= Jacques Almain =

French professor of theology

Jacques Almain (died 1515) was a French professor of arts and theology at the University of Paris who died at an early age. Born in the diocese of Sens, he studied Arts at the Collège de Montaigu of the University of Paris. He served as Rector of the University from December 1507 to March 1508.

==Life==

Beginning in 1508, Jacques Almain studied theology with John Mair at the College of Navarre in Paris. He received his license in Theology in January 1512 and his doctorate in the same subject in March of that year. When King Louis XII of France decided to support the 1511 Council of Pisa (or conciliabulum, as it was called dismissively) against Pope Julius II, the University was told to support this assembly. The University chose Almain to reply to a polemical tract by Cardinal Thomas Cajetan, the Pope's most eminent apologist. Almain wrote a trenchant critique of that tract by Cajetan, but did not live to answer the Apologia the Pope's defender wrote in response. Nor did Almain comment directly on the Fifth Lateran Council called by Pope Julius to counter the assembly in Pisa.

==Works==

Almain wrote in several academic genres. His earliest works were concerned with logic and the Physics of Aristotle. His Moralia became a standard textbook of moral theology, presenting ethical issues in a dry Scholastic style. He also wrote texts discussing portions of the Sentences of Peter Lombard. One text was concerned with the opinions of the medieval Dominican theologian Robert Holcot.

Apart from the reply to Cajetan, Almain wrote on political topics. These works included a discussion of the opinions of William of Ockham about papal power and a disputation on the power of pope and council, his earliest statement of Conciliarism.

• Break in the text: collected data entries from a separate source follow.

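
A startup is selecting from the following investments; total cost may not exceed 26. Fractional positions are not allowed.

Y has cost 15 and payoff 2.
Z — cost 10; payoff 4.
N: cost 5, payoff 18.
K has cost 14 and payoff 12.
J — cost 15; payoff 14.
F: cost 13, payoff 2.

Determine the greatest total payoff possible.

32

This is an integer program with binary decision variables.
Allowing fractional choices, the relaxed optimum would be about 37.1, but investments are indivisible.
N + K: cost 5 + 14 = 19 ≤ 26, payoff 18 + 12 = 30.
N + J: cost 5 + 15 = 20 ≤ 26, payoff 18 + 14 = 32.
Best is N and J with total payoff 32.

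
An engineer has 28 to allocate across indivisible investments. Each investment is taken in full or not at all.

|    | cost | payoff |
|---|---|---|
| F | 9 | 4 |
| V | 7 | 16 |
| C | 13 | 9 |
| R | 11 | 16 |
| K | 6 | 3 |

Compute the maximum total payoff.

36

V + R + K: cost 7 + 11 + 6 = 24 ≤ 28, payoff 16 + 16 + 3 = 35.
V + R: cost 7 + 11 = 18 ≤ 28, payoff 16 + 16 = 32.
F + V + R: cost 9 + 7 + 11 = 27 ≤ 28, payoff 4 + 16 + 16 = 36.
Best is F, V, and R with total payoff 36.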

Almain embraced the distinction between the absolute and ordained powers of God. His moral philosophy was Aristotelian, arguing for conduct in the middle ground between extremes. His political thought embraced the need for order but allowed a community to restrain any ruler whose conduct had become dangerous to its very survival. Almain's critique of Cajetan's treatise on the papacy argued that Church and State were parallel in nature, both able to act against an errant leader, whether pope or king. All of these teachings are found in the posthumous Opuscula (Paris, 1518).